We live in a world where politicians reliably garner votes by ignoring the poor, professing to support the middle class, and ramrodding barefaced legislation to further enrich the 1% amidst one of the largest wealth gaps in the USA’s history. We also live in a world where modern medicine is taken as an achievement that proves humankind’s progress and even enlightenment, whilst nearly half a million people from across the globe died from malaria in 2016. 40 million Americans live in poverty (12% of its population) and 42 individuals hold same wealth as the 3.7 billion poorest in the world. These facts are not unconnected. The NIH’s budget in 2018 is slated to be $36.1 billion. How much scholarly ink will be spilt and public ire raised over which people are served by these funds?
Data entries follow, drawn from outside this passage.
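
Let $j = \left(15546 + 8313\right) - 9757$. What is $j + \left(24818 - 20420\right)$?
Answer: $18500$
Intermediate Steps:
$j = 14102$ ($j = 23859 - 9757 = 14102$)
$j + \left(24818 - 20420\right) = 14102 + \left(24818 - 20420\right) = 14102 + 4398 = 18500$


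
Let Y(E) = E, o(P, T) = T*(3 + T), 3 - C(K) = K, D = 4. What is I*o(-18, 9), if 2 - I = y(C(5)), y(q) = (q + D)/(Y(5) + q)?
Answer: 144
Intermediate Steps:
C(K) = 3 - K
y(q) = (4 + q)/(5 + q) (y(q) = (q + 4)/(5 + q) = (4 + q)/(5 + q))
I = 4/3 (I = 2 - (4 + (3 - 1*5))/(5 + (3 - 1*5)) = 2 - (4 + (3 - 5))/(5 + (3 - 5)) = 2 - (4 - 2)/(5 - 2) = 2 - 2/3 = 4/3 ≈ 1.3333)
I*o(-18, 9) = 4*(9*(3 + 9))/3 = 4*(9*12)/3 = (4/3)*108 = 144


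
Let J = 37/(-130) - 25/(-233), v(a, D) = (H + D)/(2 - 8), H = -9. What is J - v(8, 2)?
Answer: -61064/45435 ≈ -1.3440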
And, far more importantly, will this turn to outrage and political action when compared to the over $800 billion dollars that may end up allocated to the department of defense this year alone?
The intersection of big data and human health will continue to raise hard and complex problems. There is one problem, however, that has and will never be easily solved: how to best judge its unflagging promises. History teaches time and time again that new technologies always appear with new promises to fix old problems or thwart impending ones. As Olivia Banner astutely notes, the type of promises Big Data and its offshoots make are as old (if not older) than the internet itself. We would be wise to heed lessons learned just decades ago.
One might at this point worry that I have painted too negative of a picture. In a time of gargantuan global inequality, sprawling food deserts, pharmaceutical-company and legislatively-induced epidemics, and other forms of systemic classism, racism, and economic vulturing, there is unquestionably a need for us to better understand population-level phenomenon and to gather more and better data. The digital humanities indeed harbor unique potentials to enrich the ways we practice medicine and study health, especially with respect to the study of its history. As contributors to this question have pointed out, it already has in multiple ways. But let’s not kid ourselves: if Childress and Beauchamp’s principles are still held to be at the core of biomedical ethics, justice is losing the battle in the principled struggle for health for all. No amount of data will decide this ethics fight because principles, values, and their bearers are neither composed of, nor easily persuaded by 0s and 1s.
I am thus sympathetic with Travis Chi Wing Lau’s warning “to remain critical of the progress narratives attached to ‘Big Data’” and with Jarah Moesch’s worry that the extent to which Big Data solutions focus on altering individual behavior, the moreso such solutions miss the forest for the trees and are liable to reinforce extant stigmas and oppressions. My concern is that digital, technological interventions into what is ultimately an analog, human practice cannot promise to bring about substantive change for those whose lives are least valued and most at risk today. That promise is a promise of justice and of changes to our values, not just our inputs, outputs, or bandwidths. It is with that promise in mind that I hope the humanistic aspect of digital humanities leads the way, for both the USA and the world are in dire need of a more humane sense of health.